Nossa Terra Nossa Gente : RUTE ELIANA E A ARTE DE ‘ENSACIZAR”
Tive a sorte de ter na infância uma contadora de história sem igual, minha avó, a quem devo o encantamento que até hoje cultivo pelas lendas e fábulas da cultura caipira. À luz de lampião e ao redor do seu fogão a lenha, ficávamos atentos e medrosos ouvindo as histórias que ela nos contava de saci-pererê, mula-sem-cabeça, curupira e tantos outros personagens do folclore brasileiro.
Meus filhos e muito brasileirinhos tiveram outra avó para lhes contar essas histórias – Dona Benta -, num dos mais conceituados programas da televisão brasileira, inspirado na célebre obra infantil de Monteiro Lobato: “Sítio do Picapau Amarelo”.
O escritor taubateano foi quem publicou, em 1918, a primeira obra resultante de extensa pesquisa sobre o saci – “O Saci Pererê: Resultado de um inquérito” e, em 1921, lançou “O Saci”, destinado ao público infantojuvenil.
Na concepção lobatiana, esse trêfego personagem é um moleque pretinho, de uma perna só, pito aceso na boca e gorro vermelho na cabeça, que faz mais molecagens do que maldades, monta e dispara cavalos à noite, embaraça-lhes a crina…
Um século depois das pesquisas de Lobato, se fizermos uma enquete, desvelaremos incontáveis histórias e crendices sobre o saci. Na verdade, cada um de nós tem uma história distinta para contar sobre essa figura mitológica que, de geração em geração, se perpetuou no imaginário popular.
Pois a professora, cantora e psicoterapeuta corporal Rute Eliana dos Santos, desde que ‘ensacizou’ pela figura desse menino arteiro, tem como uma de suas bandeiras contar às novas gerações a sua concepção de saci e que muito difere da que nos foi contada por nossos avós e pelo próprio Lobato! O saci de Rute Eliana é um moleque arteiro que vem no assobio do vento com uma mensagem de preservação e de cuidado com o planeta em que vivemos.
Para levar essa mensagem de emergência ambiental – imprescindível às crianças e aos jovens do nosso tempo –, Rute Eliana não mede esforços: participa de ‘saciatas’ na vizinha São Luiz do Paraitinga, visita escolas e dialoga com professores e alunos, ministra palestras em instituições culturais, compõe músicas para blocos de carnaval e festas regionais.

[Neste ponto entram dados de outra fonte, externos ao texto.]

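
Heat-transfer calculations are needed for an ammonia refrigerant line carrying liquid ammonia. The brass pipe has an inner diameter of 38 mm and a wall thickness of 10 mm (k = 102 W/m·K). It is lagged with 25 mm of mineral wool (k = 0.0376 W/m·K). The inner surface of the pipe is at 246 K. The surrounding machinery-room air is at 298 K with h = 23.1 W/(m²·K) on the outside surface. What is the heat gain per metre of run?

Treating each annulus and film as a series resistance:
R_brass pipe wall = ln(29/19)/(2π×102×1) = 6.598×10^-4 K/W
R_mineral wool = ln(54/29)/(2π×0.0376×1) = 2.632 K/W
R_outer film = 1/(h_o·2πr_oL) = 1/(23.1×2π×0.054×1) = 0.1276 K/W
R_total = 2.76 K/W
Q = ΔT/R_total = 52/2.76

q′ ≈ 18.8 W/m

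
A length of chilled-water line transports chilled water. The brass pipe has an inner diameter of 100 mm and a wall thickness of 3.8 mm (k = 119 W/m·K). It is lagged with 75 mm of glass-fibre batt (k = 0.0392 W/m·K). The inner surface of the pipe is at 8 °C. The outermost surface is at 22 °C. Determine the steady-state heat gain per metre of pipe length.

Cylindrical conduction, so R = ln(r₂/r₁)/(2πkL) per layer, in series:
R_brass pipe wall = ln(53.8/50)/(2π×119×1) = 9.797×10^-5 K/W
R_glass-fibre batt = ln(128.8/53.8)/(2π×0.0392×1) = 3.544 K/W
R_total = 3.544 K/W
Q = ΔT/R_total = 14/3.544

q′ ≈ 3.95 W/m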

O saci que mora no imaginário de Rute Eliana, como todo menino, faz suas artes, mas, como todo menino consciente, tem pressa de preservar o planeta. Afinal, a Terra é a nossa casa comum, e, mais do que nunca, devemos difundir a consciência do quão generosa a Terra é e do quanto precisamos protegê-la!

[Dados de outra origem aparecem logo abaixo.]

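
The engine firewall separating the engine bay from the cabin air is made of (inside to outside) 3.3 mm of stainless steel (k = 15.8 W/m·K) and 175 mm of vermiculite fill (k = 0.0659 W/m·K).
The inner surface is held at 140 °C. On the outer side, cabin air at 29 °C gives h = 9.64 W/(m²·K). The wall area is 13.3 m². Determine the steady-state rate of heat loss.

Using the resistance-network approach (series):
R_stainless steel = L/(kA) = 0.0033/(15.8×13.3) = 1.57×10^-5 K/W
R_vermiculite fill = L/(kA) = 0.175/(0.0659×13.3) = 0.1997 K/W
R_outer film = 1/(h_o·A) = 1/(9.64×13.3) = 0.0078 K/W
R_total = 0.2075 K/W
Q = ΔT / R_total = 111 / 0.2075

Q ≈ 535 W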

Esse trabalho incansável de Rute Eliana foi inspirado na cultura luizense e, de modo especial, num de seus grandes artistas, o músico Luiz Henrique Moradei, seu companheiro de vida, de viola e de ‘saciatas’ por Pindamonhangaba e pelo Vale do Paraíba afora.
Dupla imbatível nos concursos de marchinhas, de música raiz e carnavalescas, Rute Eliana e Luiz Henrique Moradei compõem e cantam canções que têm disseminado a mensagem de proteção ambiental do saci que os ‘ensacizou’. Dentre as canções de autoria deles, elejo “A arte do saci é preservar”, pois, desde que eu ouvi essa marchinha, nunca mais deixei de cantá-la:
Saci é moleque arteiro
Mora no bambuzeiro
Sua casa é ao luar
Ele vem no rodamoinho
No assovio passarinho a cantar
No carnaval ele vem ensacizar (Bis)
Quando ele assobia ele vem avisar (Bis)
Que da natureza não se pode
descuidar (Bis)
A arte do saci é preservar (Bis)
Como bem referendou a folclorista valeparaibana Ruth Guimarães, “o saci tem a função folclórica de deixar a vida mais encantatória, porque a vida tem que ser encantada”. É exatamente isso que Rute Eliana tem feito por nossa terra e nossa gente: encantado crianças e jovenscom a sua singular arte de ‘ensacizar’ as novas gerações para cultivarem esse guardião da Natureza e da cultura popular brasileira!